The Oilfield Workers Trade Union(OWTU) now has a headquarters in Tobago which the union built with its own funds. This three-storey building located at Young Street in Scarborough was commissioned on Friday.
During the opening ceremony, President of the union, Ancel Roget, said in spite of recent speculations over the union’s financing, the OWTU was capable of holding its own financially.
Alluding to questions being raised about the union's finances after it won a $700 million bid to buy the Pointe-a-Pierre refinery, Roget said, in this case, the union financed the project to construct the building.
“You know everybody wants to know where we get the money from, who financing us and all this set of bacchanal and baseless talk...thank almighty God and our founding fathers that the oilfield workers is a well-resourced union,” Roget said.
“We did not go to the bank, we didn’t go to any financial institution. I want to make that abundantly clear, that we would have gone to the general council and gotten approval from them to borrow from ourselves to construct this building.”
Roget said the construction was done during a difficult financial period for the union.
“Along the way came a major attack on the OWTU on our main revenue stream, somebody decided that they should let the sky fall on the OWTU.”
He said the closure of Petrotrin significantly affected the union as one-third of its membership was put on the breadline. He said the loss affected the rate of construction of the Tobago building.
"Could you imagine at a time like now where we rely on the dues for the revenue and then have one-third of our membership gone?" the trade union leader asked.

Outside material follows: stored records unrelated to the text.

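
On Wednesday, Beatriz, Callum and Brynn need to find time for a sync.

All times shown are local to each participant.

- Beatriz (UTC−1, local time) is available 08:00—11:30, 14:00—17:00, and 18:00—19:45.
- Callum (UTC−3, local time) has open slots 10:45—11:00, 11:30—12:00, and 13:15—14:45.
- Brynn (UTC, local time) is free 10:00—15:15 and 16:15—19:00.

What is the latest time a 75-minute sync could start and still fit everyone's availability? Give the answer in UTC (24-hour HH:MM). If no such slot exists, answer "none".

16:30

Beatriz → UTC: 09:00–12:30, 15:00–18:00, 19:00–20:45.
Callum → UTC: 13:45–14:00, 14:30–15:00, 16:15–17:45.
Brynn → UTC: 10:00–15:15, 16:15–19:00.
Beatriz ∩ Callum: 16:15–17:45.
Beatriz ∩ Callum ∩ Brynn: 16:15–17:45.
Windows ≥ 75 min: 16:15–17:45.
Latest start in the last window 16:15–17:45 is 17:45 − 75 min = 16:30.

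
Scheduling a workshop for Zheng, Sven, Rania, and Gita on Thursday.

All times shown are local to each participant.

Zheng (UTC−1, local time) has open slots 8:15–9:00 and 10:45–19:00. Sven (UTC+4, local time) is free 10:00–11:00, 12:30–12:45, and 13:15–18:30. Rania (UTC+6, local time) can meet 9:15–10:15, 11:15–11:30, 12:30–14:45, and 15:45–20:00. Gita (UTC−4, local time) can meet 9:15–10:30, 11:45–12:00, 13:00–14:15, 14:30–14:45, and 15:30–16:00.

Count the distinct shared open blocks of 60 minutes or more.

0

Zheng → UTC: 09:15–10:00, 11:45–20:00.
Sven → UTC: 06:00–07:00, 08:30–08:45, 09:15–14:30.
Rania → UTC: 03:15–04:15, 05:15–05:30, 06:30–08:45, 09:45–14:00.
Gita → UTC: 13:15–14:30, 15:45–16:00, 17:00–18:15, 18:30–18:45, 19:30–20:00.
Zheng ∩ Sven: 09:15–10:00, 11:45–14:30.
Zheng ∩ Sven ∩ Rania: 09:45–10:00, 11:45–14:00.
Zheng ∩ Sven ∩ Rania ∩ Gita: 13:15–14:00.
Windows ≥ 60 min: (none).
That's 0 windows.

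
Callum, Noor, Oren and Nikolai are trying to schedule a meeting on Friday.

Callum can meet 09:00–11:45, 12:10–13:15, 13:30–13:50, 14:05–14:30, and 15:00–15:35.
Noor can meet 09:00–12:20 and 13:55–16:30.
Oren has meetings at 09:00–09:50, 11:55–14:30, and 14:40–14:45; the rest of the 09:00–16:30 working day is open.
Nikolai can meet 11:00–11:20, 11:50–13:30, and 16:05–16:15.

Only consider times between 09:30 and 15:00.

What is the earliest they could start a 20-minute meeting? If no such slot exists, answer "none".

Oren free within 09:00–16:30: 09:50–11:55, 14:30–14:40, 14:45–16:30.
Callum ∩ Noor: 09:00–11:45, 12:10–12:20, 14:05–14:30, 15:00–15:35.
Callum ∩ Noor ∩ Oren: 09:50–11:45, 15:00–15:35.
Callum ∩ Noor ∩ Oren ∩ Nikolai: 11:00–11:20.
Restricted to 09:30–15:00: 11:00–11:20.
Windows ≥ 20 min: 11:00–11:20.
Earliest such window starts at 11:00.

11:00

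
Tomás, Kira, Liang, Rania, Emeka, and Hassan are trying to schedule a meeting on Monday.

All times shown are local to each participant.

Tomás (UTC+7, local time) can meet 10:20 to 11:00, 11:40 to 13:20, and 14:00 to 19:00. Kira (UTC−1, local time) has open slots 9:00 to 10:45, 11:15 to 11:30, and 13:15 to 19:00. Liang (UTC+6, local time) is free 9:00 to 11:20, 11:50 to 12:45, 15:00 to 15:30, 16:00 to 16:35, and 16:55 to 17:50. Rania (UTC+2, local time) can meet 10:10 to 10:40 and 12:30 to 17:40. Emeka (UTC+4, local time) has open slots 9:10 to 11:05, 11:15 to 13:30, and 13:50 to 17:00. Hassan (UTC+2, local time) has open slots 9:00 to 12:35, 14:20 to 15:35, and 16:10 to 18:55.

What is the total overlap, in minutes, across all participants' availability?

5 minutes

Tomás → UTC: 03:20–04:00, 04:40–06:20, 07:00–12:00.
Kira → UTC: 10:00–11:45, 12:15–12:30, 14:15–20:00.
Liang → UTC: 03:00–05:20, 05:50–06:45, 09:00–09:30, 10:00–10:35, 10:55–11:50.
Rania → UTC: 08:10–08:40, 10:30–15:40.
Emeka → UTC: 05:10–07:05, 07:15–09:30, 09:50–13:00.
Hassan → UTC: 07:00–10:35, 12:20–13:35, 14:10–16:55.
Tomás ∩ Kira: 10:00–11:45.
Tomás ∩ Kira ∩ Liang: 10:00–10:35, 10:55–11:45.
Tomás ∩ Kira ∩ Liang ∩ Rania: 10:30–10:35, 10:55–11:45.
Tomás ∩ Kira ∩ Liang ∩ Rania ∩ Emeka: 10:30–10:35, 10:55–11:45.
Tomás ∩ Kira ∩ Liang ∩ Rania ∩ Emeka ∩ Hassan: 10:30–10:35.
Total common minutes: 5.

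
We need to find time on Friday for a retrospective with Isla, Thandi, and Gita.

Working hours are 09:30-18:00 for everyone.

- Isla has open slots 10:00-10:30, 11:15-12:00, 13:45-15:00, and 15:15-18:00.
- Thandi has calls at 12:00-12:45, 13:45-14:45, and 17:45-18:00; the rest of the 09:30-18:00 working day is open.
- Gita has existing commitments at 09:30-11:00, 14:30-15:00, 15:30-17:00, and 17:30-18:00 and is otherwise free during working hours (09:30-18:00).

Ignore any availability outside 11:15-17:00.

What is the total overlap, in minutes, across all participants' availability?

Thandi free within 09:30–18:00: 09:30–12:00, 12:45–13:45, 14:45–17:45.
Gita free within 09:30–18:00: 11:00–14:30, 15:00–15:30, 17:00–17:30.
Isla ∩ Thandi: 10:00–10:30, 11:15–12:00, 14:45–15:00, 15:15–17:45.
Isla ∩ Thandi ∩ Gita: 11:15–12:00, 15:15–15:30, 17:00–17:30.
Restricted to 11:15–17:00: 11:15–12:00, 15:15–15:30.
Total common minutes: 45 + 15 = 60.

60 minutes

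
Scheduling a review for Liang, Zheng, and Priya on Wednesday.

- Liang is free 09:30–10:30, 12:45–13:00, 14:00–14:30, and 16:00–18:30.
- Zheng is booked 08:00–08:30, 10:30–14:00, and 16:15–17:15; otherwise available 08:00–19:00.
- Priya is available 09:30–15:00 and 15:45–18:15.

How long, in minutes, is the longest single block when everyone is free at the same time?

Zheng free within 08:00–19:00: 08:30–10:30, 14:00–16:15, 17:15–19:00.
Liang ∩ Zheng: 09:30–10:30, 14:00–14:30, 16:00–16:15, 17:15–18:30.
Liang ∩ Zheng ∩ Priya: 09:30–10:30, 14:00–14:30, 16:00–16:15, 17:15–18:15.
Common window lengths: 60, 30, 15, 60 min; longest is 60.

60 minutes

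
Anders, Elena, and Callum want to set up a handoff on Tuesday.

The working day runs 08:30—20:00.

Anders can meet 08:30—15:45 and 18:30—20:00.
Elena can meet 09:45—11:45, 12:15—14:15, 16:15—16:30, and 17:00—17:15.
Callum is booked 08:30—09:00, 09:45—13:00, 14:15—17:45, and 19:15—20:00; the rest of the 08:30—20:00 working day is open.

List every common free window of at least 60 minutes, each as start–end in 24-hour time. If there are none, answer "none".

13:00–14:15

Callum free within 08:30–20:00: 09:00–09:45, 13:00–14:15, 17:45–19:15.
Anders ∩ Elena: 09:45–11:45, 12:15–14:15.
Anders ∩ Elena ∩ Callum: 13:00–14:15.
Windows ≥ 60 min: 13:00–14:15.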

He said despite the challenges, the union was able to persevere and complete the building as they felt it was important for Tobagonians.
He said the union realised that workers in Tobago do not know their rights as much as their Trinidad counterparts.
"We feel that with the current climate it was important that the people of Tobago receive the same level of representation as our comrades in Trinidad. Our vision for Trinidad is to put Tobago up, equal, right and centre with Trinidad," Roget said.
The building is named after Alphonso Philbert Theophilus "Fargo" James, one of Tobago’s first politicians and trade unionists.